Ich bin gerührt. Auch wenn es mir widerstrebt, das Ding anzuziehen. Wird
es wirklich so weit kommen, daß ich es brauchen werde? Ich fühle
mich jedenfalls nicht direkt sicherer damit.
Die Nervosität, die mich schon den ganzen Abend begleitet, wird immer stärker.
Ich kann nicht dagegen an, mich dauernd umzuschauen, und kann doch nichts entdecken.
Es ist, als ob etwas nach mir greift. Hinter
mir dunkel - und vor mir?
Josefa kümmert sich rührend um mich. Sie versucht mich aufzumuntern
und verspricht, in meiner Nähe zu bleiben und auf mich aufzupassen. Ich
verkneife mir die Frage, ob sie etwas derartiges schon einmal gemacht hat. Schließlich
will ich nicht undankbar erscheinen.
Christopher läuft an uns vorbei. Er sieht so aus wie ich mich fühle.
Könnten wir nicht lieber versuchen, mit dem Sabbat zu verhandeln, sagt
sein Blick. Doch natürlich weiß er, daß das keine Option ist.
Er wird sich auf den Glücksbringer, den er bei sich trägt, verlassen
müssen.
Ich schaue zum Himmel. Der Mond versteckt sich hinter den Wolken. Ist das ein
schlechtes Zeichen? Oder will er mir sagen, daß ich mich auch verstecken
soll?
Wir sind vollzählig, der Prinz spricht ein paar motivierende Worte, die
keiner hören will - ich finde, sie sind ungerecht zu ihm. Oder sehen sie
unter der dünnen Mehlschicht das schwarze Fell, hören durch die Kreide
hindurch die rauhe, tiefe Stimme des Wolfes?

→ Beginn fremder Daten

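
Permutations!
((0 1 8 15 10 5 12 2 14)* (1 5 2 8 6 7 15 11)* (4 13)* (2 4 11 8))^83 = ((0 5 12 2 14)(1 6 7 15 10 4 13 11))^83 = (0 2 5 14 12)(1 15 13 6 10 11 7 4)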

Krell teilt uns in Gruppen ein. Josefa packt mich kurzerhand und zieht mich
in ihr Team. Thomas, Christopher und Krell scheinen nicht begeistert, aber sie
sagen nichts.
Wir sind die dritte Gruppe. Jurek, Eric McKinley, Rainer Schmidt, Hagen Schneider,
Josefa und ich. Immerhin sehen einige von uns so aus, als wären sie einigermaßen
auf den Abend vorbereitet, auch wenn ich immer noch nicht glaube, daß
auch nur einer von ihnen annähernd ausreichende Kampferfahrung hat. Und
ich bin mir nicht sicher, ob es klug ist, daß wir uns aufteilen.
Josefa gibt mir eine Waffe und erklärt mir, wie ich sie benutzen muß.
Muß ich wirklich? Am liebsten würde ich sie weit von mir werfen,
anstatt sie einzustecken.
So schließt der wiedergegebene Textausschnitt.